Varmus sabía muy bien que no era capricho de la naturaleza, sino necesidad. Todo lo que ocurría era por ayudar a las dos chicas, aunque ellas no pudiesen verlo. El gato, que merodeaba a lo lejos (él sabía resguardarse muy bien de los fenómenos de su propio mundo) intuía que esos brillantes sólo les habrían arruinado la vida. Quizá por eso no se sorprendió al ver los sucesos acontecidos. El viento no sólo les había hecho volar: en realidad, les había puesto los pies en la tierra. Había borrado con su fuerza erosiva la codicia que se había apoderado de las dos. Los brillantes ya habían sido tragados por la arena.

—¿Qué hacemos? —preguntó Leticia tumbada. Miraba el cielo azul sin sol ni nubes ni estrellas, simplemente azul.
—¿Descansar? Hemos volado durante horas y tengo los brazos agotados por sujetarme con tanta fuerza. En clase de Gimnasia no lograba sujetarme a la cuerda durante más de diez segundos sin caerme.
—No creo que sean nuestros brazos los que nos han salvado. El paraguas, de nuevo, nos ha ayudado. Dudo mucho que sin su… magia… hubiésemos podido sostenernos tanto tiempo allí arriba. Al menos en tu caso es más que evidente.

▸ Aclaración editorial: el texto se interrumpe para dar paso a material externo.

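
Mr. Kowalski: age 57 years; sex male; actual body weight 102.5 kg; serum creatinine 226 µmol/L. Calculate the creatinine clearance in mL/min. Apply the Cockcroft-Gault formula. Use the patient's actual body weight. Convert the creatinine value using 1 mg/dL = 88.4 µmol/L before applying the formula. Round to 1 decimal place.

SCr = 226 / 88.4 = 2.557 mg/dL
CrCl = (140 − 57) × 102.5 / (72 × 2.557) = 8507.5 / 184.10 ≈ 46.2 mL/min

46.2 mL/min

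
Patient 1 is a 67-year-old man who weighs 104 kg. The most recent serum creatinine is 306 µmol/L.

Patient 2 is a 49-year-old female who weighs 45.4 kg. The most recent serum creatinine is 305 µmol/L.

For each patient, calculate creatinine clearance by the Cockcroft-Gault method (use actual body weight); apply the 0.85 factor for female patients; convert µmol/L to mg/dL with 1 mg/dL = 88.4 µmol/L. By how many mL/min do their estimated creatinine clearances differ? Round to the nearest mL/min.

16 mL/min

Patient 1: SCr = 306 / 88.4 = 3.462 mg/dL
Patient 1: CrCl = (140 − 67) × 104 / (72 × 3.462) = 7592.0 / 249.26 ≈ 30.5 mL/min
Patient 2: SCr = 305 / 88.4 = 3.45 mg/dL
Patient 2: CrCl = (140 − 49) × 45.4 / (72 × 3.45) × 0.85 = 4131.4 / 248.40 × 0.85 ≈ 14.1 mL/min
|30.5 − 14.1| = 16.4 mL/min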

Las dos miraron el viejo objeto de tela negra y mango de madera. Lo que al principio, cuando don Domingo se lo prestó, les pareció horrendo, ahora era casi una bendición. Sin él el sol les habría quemado, habrían sido devoradas por un tornado o tragadas por un mar de lluvia. No era algo que pudiesen perder de vista.
—¿Crees que nuestro profesor tendrá algo que ver con todo esto? —preguntó Marga intrigada. Ella también pensaba en la respuesta a su pregunta.
—¿Don Domingo? —Leticia bufó—. Lo dudo. Y si tiene algo que ver se va a enterar.
Las dos rieron. En realidad, Ningún Lugar no era tan horrible como le habían dicho al gato. No era ningún paraíso, pero tampoco el infierno. En algunos momentos era incluso divertido. Pero sólo en “algunos”, matizaron rápidamente en sus pensamientos.
—Yo nunca he subido a un avión —reconoció Marga—, así que en cierto modo ha sido la primera vez que he volado.
—Te aseguro que yo nunca he volado así. Gracias a Dios. O viajaría siempre en tren.
—Has sido muy valiente al tirar los brillantes por salvarnos a nosotras. Ni siquiera sabías si tu plan iba a funcionar.
—No me lo recuerdes —dijo Leticia con una mirada amarga.
—Quizá haya sido mejor. No sé… No me imagino rica.
—Yo tampoco te imagino rica. Eres Marga. No aspires a más.
—Creo que ha sido un castigo por ambicionar tanto como lo hemos hecho nosotras. En parte nos lo merecemos.
—Habla por ti: yo ya soy rica igualmente. A ti te hacían más falta.
—Dudo mucho que yo hubiese actuado igual, ¿Sabes? —se sinceró Marga—. Incluso teniendo el tornado a escasos metros, sólo pensaba en los brillantes. Estaba más pendiente de que no les ocurriese nada que de mí misma. Y entonces, ¡ualá! han desaparecido de mis ojos. Creo que he aprendido una buena lección.
—Pues yo no sé qué es lo que he aprendido.
Las dos, agotadas, cerraron los ojos para dormir.
—Pero me siento mejor —agregó Leticia.
Marga sonrió.

Y a lo lejos, Varmus también sonrió. No necesitaba estar cerca para escucharlas. Esas eran sus tierras, Ningún Lugar, y todo salía según sus planes. Aunque no estaba muy convencido de cuales eran estos, sabía que marchaban según él los hubiese planeado. Leticia y Marga acabarían siendo amigas, eso era lo que se proponía. Y pensaba conseguirlo.
Antes de que las chicas pudiesen darse cuenta, el cielo azul se oscureció. Había llegado la noche. Con ella, el fin de un día más.